PISUM INDICUM. Pisum coques. cum despumaverit, porrum et coriandrum concidis et mittis in caccabum ut ferveat. et accipies sepias minutas, sic quomodo sunt cum atramento suo, ut simul coquantur. Adicies oleum, liquamen et vinum, fasciculum porri et coriandri. facies ut coquantur. cum coctum fuerit, teres piper, ligusticum, origanum, carei modicum, suffundis ius de suo sibi, vino et passo temperabis. sepias minutatim concidis et in pisum mittis.
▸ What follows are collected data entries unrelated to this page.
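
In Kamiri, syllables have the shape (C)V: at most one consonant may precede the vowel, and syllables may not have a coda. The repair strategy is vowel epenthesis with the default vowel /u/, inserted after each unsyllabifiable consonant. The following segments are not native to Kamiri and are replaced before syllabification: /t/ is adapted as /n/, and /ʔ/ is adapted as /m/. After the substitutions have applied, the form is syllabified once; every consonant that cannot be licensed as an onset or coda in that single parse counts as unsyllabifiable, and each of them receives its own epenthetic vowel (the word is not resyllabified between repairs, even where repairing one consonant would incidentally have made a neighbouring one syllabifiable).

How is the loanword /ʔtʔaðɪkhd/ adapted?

munumaðɪkuhudu

Substitution: /ʔ/ → /m/, /t/ → /n/, giving /mnmaðɪkhd/.
Under (C)V, the unsyllabifiable consonants are /m/, /n/, /k/, /h/, /d/ (no codas are permitted; onsets are limited to one consonant).
Inserting the epenthetic vowel yields /m/ → /mu/, /n/ → /nu/, /k/ → /ku/, /h/ → /hu/, /d/ → /du/.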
Piper asparges et inferes.
– Apicius, De Re Coquinaria V.iii.3
I’m honestly really not sure what makes these peas “Indian.” As a purely historical matter, there was trade between Rome and India (I’m lazy – if you want more info, check out this reputably-researched and -sourced Wikipedia article). The weird thing about this dish, though, is that it really isn’t very different from other dishes in Apicius’s collection: the typical Roman flavor profile is based heavily on leeks, cumin, coriander, sweet wine, pepper, garum, and garlic. These Indian peas have a good number of those ingredients, and not a ton of others. But then, I don’t know what 4th century Indian cooking was like – or what regions the Romans dealt with. I’m guessing they weren’t bringing takeout containers of chicken tikka masala back to Italy, though. Anyone know more about ancient cooking on the subcontinent?